Neither do “the habituation phenomena” because contrary to adaptation

  • “some authors have hypothesized… a biological ‘wound’ that increases the individual's vulnerability to stressors later in life and, thus, predisposes an individual to develop mood or anxiety disorders that are known to manifest or worsen in relationship to acute or chronic life stress
    • (Arborelius et al., 1999; Heim & Nemeroff, 2001; Safren et al., 2002; Nemeroff, 2004; Faravelli et al., 2010; Bandelow et al., 2004).
  • In fact, once the HPA axis is over-activated during the developmental processes, it remains permanently unstable, overdriven, vulnerable or dysfunctional
    • (Nemeroff, 2004; Tyrka et al., 2008; Joëls, Krugers & Karst, 2008),
  • ... elevations in cortisol levels that persist across time could also tune HPA axis activity to a higher level and could result in damage of the hippocampal glucocorticoid receptors or even a loss of hippocampal neurons
    • (Bremner et al., 2003),
  • reducing the negative feedback of CRH secretion and resulting in higher CRH and cortisol concentrations
    • (Greaves-Lord et al., 2007).”

Thus, scientists cannot agree upon whether the “victims” of CSA have elevated, normal or low levels of cortisol, and scientists cannot convince us that one “victim” can be both poisoned with and deprived of cortisol.

It means that hyper-/hypocortisolism cannot serve as a diagnostic criterium for PTSD.

During the meta-analysis

  • “among studies with the same time frame for years since trauma no differences were found for cortisol levels of people with PTSD and controls”
    • (Meewise et al., 2007).

So when a “victim” of CSA cannot be diagnosed with PTSD we may provide two explanations:   

  • there is no PTSD;   
  • there is PTSD but it is concealed by the impaired HPA axis.

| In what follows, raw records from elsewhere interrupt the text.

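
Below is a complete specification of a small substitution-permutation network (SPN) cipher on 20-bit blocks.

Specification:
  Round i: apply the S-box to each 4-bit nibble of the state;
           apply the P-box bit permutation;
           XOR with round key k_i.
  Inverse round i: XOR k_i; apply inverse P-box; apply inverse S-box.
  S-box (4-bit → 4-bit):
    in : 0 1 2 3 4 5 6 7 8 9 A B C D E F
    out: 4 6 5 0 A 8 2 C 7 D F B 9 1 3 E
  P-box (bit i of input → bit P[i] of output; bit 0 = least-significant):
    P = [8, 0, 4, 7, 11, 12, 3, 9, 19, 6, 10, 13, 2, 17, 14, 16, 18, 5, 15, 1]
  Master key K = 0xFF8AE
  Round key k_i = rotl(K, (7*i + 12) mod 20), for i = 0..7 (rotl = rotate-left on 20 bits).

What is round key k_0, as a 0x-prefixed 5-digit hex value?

0xAEFF8

K = 0xFF8AE
k_0 = rotl(K, (7*0+12) mod 20) = rotl(K, 12) = 0xAEFF8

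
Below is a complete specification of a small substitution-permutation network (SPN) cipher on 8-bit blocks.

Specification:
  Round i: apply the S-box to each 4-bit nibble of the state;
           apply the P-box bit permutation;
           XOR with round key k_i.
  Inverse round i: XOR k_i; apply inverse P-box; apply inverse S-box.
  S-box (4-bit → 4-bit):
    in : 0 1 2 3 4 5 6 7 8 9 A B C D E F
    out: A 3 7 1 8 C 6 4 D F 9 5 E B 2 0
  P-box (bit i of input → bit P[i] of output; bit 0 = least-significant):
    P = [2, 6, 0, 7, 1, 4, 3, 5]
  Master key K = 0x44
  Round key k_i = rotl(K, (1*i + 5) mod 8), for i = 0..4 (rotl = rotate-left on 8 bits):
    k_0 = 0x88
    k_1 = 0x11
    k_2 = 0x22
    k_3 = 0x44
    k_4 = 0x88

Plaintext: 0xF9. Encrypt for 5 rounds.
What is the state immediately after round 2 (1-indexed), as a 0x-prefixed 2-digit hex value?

s_0 = plaintext = 0xF9
s_1 = Round(s_0, k_0) = 0x4D
s_2 = Round(s_1, k_1) = 0xF5
s_3 = Round(s_2, k_2) = 0xA3
s_4 = Round(s_3, k_3) = 0x62
s_5 = Round(s_4, k_4) = 0xD5

0xF5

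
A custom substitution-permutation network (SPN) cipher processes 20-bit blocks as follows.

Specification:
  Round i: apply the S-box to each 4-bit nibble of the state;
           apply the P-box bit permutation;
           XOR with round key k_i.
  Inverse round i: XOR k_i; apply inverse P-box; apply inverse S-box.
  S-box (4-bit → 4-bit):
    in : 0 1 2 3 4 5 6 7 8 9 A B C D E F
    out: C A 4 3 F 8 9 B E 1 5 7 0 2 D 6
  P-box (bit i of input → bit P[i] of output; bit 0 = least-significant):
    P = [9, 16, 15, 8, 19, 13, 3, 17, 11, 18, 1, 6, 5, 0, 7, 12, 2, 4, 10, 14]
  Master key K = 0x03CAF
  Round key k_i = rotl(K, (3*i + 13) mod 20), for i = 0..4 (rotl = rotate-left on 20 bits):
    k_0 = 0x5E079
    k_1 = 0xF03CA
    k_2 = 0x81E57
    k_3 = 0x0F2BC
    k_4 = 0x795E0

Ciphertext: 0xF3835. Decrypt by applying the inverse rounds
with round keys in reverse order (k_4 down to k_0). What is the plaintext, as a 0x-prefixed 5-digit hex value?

0xC75FC

s_0 = ciphertext = 0xF3835
s_1 = InvRound(s_0, k_4) = 0xBF630
s_2 = InvRound(s_1, k_3) = 0xA2CED
s_3 = InvRound(s_2, k_2) = 0xDE289
s_4 = InvRound(s_3, k_1) = 0x5D010
s_5 = InvRound(s_4, k_0) = 0xC75FC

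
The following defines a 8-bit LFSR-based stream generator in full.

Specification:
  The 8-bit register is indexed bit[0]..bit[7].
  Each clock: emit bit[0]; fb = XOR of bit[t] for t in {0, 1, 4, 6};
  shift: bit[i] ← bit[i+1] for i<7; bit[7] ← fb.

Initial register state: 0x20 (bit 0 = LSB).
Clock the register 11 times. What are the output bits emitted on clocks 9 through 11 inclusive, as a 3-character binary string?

010

reg_0 = 0x20
clock 1: out=0, reg = 0x10
clock 2: out=0, reg = 0x88
clock 3: out=0, reg = 0x44
clock 4: out=0, reg = 0xA2
clock 5: out=0, reg = 0xD1
clock 6: out=1, reg = 0xE8
clock 7: out=0, reg = 0xF4
clock 8: out=0, reg = 0x7A
clock 9: out=0, reg = 0xBD
clock 10: out=1, reg = 0x5E
clock 11: out=0, reg = 0xAF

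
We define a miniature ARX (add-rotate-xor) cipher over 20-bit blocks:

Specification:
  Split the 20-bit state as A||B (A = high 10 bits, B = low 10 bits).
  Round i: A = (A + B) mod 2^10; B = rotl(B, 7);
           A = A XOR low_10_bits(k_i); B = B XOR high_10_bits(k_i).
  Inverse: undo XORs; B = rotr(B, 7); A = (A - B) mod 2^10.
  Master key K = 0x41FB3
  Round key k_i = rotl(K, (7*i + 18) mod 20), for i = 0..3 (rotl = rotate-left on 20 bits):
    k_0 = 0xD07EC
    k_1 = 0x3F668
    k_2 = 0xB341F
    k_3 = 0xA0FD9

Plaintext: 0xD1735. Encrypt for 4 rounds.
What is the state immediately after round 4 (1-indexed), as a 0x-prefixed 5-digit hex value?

s_0 = plaintext = 0xD1735
s_1 = Round(s_0, k_0) = 0x659A7
s_2 = Round(s_1, k_1) = 0x55749
s_3 = Round(s_2, k_2) = 0x20624
s_4 = Round(s_3, k_3) = 0x5F0C7

0x5F0C7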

The latter explanation contradicts Occam razor and Popper falsifiability principles, but the first is quite credible.

We know that

  • 85% of CSA cases are non-compulsory (Lanyon, 1986),
  • in more than 64% children participate (Virkkunen, 1981),
  • in more than 40% children are initiators
    • (Mohr et al., 1964; Rossman, 1976; Bernard, 1982; Kilpatrick, 1992).
  • More than a half (54%) of the 12-year-olds who reported sexual contacts with an adult described it as a positive experience
    • (Lahtinen et al., 2014),
  • “but less than half of the (15-years-olds reporting CSA) perceived these experiences as sexual abuse”
    • (Helweg-Larsen & Larsen, 2006).

If sex is wanted by the child it is neither abusive, nor stressful, nor traumatic, and PTSD may be caused by

  • non-sexual abuse,
  • neglect,
  • disclosure,
  • compulsory treatment, and
  • anti-sexual rearing.

Yet the idea that willing sex causes PTSD is far from being proved — and before it is proved Richard Hackle's, Paul Cooper's, William Elliot's, Robert Berdick's, Bijan Ebrahimi's and another “pedophiles'” violent deaths remain unfair.